For many Canadians building a stock portfolio for the first time, the dream is to generate enough passive income to cover the bills, pad their lifestyle, or even retire early. But to turn that dream into a reality, you need more than just high yields. You need consistency, reliability, and a business model that holds up even when market winds shift. That’s where monthly dividend stocks could be a game-changer. These stocks not only offer payouts but also bring the peace of mind investors crave, especially when markets feel shaky.
In this article, I’ll talk about one such energy stock, Cardinal Energy (TSX:CJ), offering an impressive 8.2% annual dividend yield and paying investors in cash every single month. Let’s take a closer look at why it might be worth your attention right now.
A top monthly dividend stock with an 8.2% yield to buy
Cardinal Energy’s strong cash flow, solid operations, and a long-term vision for growth make it a great stock for long-term income investors. As an oil and gas producer headquartered in Calgary, it operates across Alberta, Saskatchewan, and British Columbia. The company mainly focuses on low-decline conventional oil and has recently expanded into thermal production.

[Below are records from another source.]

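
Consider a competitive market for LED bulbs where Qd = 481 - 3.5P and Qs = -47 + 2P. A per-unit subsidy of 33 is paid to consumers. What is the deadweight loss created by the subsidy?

Deadweight loss = 693

Pre-subsidy: 481 - 3.5P = -47 + 2P gives P* = 96, Q* = 145.
With the rebate, buyers effectively pay Pb = Ps − 33, where Ps is the price sellers receive.
Demand in terms of Ps becomes Qd = 481 − 3.5(Ps − 33) = 596.5 - 3.5Ps. Setting this equal to supply: 596.5 - 3.5Ps = -47 + 2Ps, so Ps = 117.
Buyers pay Pb = 117 − 33 = 84; Q' = -47 + 2·117 = 187.
The subsidy expands output by 187 − 145 = 42 past the efficient level; on those units the gap between marginal cost and willingness to pay runs from 0 up to 33.
DWL = ½ × 33 × 42 = 693.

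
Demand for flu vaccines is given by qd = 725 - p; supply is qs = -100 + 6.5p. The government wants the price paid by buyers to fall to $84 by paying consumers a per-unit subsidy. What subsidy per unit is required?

Required subsidy s = $30 per unit

At a buyer price of 84, quantity demanded is 725 − 1·84 = 641.
Sellers supply 641 only when they receive ps with -100 + 6.5·ps = 641, i.e. ps = 114.
s = ps − pb = 114 − 84 = 30.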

Investor confidence and progress on its growth projects have helped CJ stock rally more than 42% over the last six months. As a result, the stock now trades at $8.77 per share with a market cap of around $1.4 billion. What’s even more attractive is its 8.2% annualized dividend yield, paid out monthly.

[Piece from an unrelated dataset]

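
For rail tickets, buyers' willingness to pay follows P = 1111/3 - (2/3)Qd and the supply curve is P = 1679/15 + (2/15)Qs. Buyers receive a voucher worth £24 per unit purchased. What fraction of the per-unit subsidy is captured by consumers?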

A recent dip in numbers, but operations remain robust
In the third quarter, Cardinal posted adjusted funds flow of $47.3 million, down from $65.7 million a year earlier. This YoY (year-over-year) decline was mainly due to lower realized commodity prices and slightly reduced production levels. The company’s net profit in the latest quarter also dropped on a YoY basis, as higher interest costs and ongoing project investments weighed on the bottom line.

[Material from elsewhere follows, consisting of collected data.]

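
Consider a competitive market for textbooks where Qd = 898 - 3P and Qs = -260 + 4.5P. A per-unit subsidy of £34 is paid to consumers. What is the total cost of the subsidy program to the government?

Pre-subsidy: 898 - 3P = -260 + 4.5P gives P* = 154.4, Q* = 434.8.
With the rebate, buyers effectively pay Pb = Ps − 34, where Ps is the price sellers receive.
Demand in terms of Ps becomes Qd = 898 − 3(Ps − 34) = 1000 - 3Ps. Setting this equal to supply: 1000 - 3Ps = -260 + 4.5Ps, so Ps = 168.
Buyers pay Pb = 168 − 34 = 134; Q' = -260 + 4.5·168 = 496.
Government outlay = subsidy × quantity = 34 × 496 = 16864.

Government cost = £16864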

Despite a drop in its quarterly earnings, Cardinal’s long-term strategy seems to be gaining ground. Recently, the company completed the construction of its first thermal project in Reford, Saskatchewan, on time and on budget, and has already moved into the production ramp-up phase. Even with short-term earnings pressure, this big milestone is likely to have a big impact on reshaping the company’s future cash flow.
Laying the groundwork for monthly income growth
Despite temporary pressures, Cardinal isn’t just keeping dividends stable but also laying the groundwork for delivering sustainable income for years to come. Its Reford steam-assisted gravity drainage project, which began first steam in August, is expected to add around 6,000 barrels per day to its production in early 2026. That would be a notable bump for a company with just over 20,000 barrels per day in current output.
Reford alone is expected to significantly improve its adjusted funds flow next year. With a total project life of more than 20 years, strong free cash flow, and a solid payout timeline, it could boost the company’s outlook for income and capital appreciation.
Beyond that, Cardinal is already working on future thermal projects, with a second one already in the pipeline. Overall, its plan to grow thermal production, paired with its low-decline conventional assets, could make its monthly dividends even more sustainable in the years to come.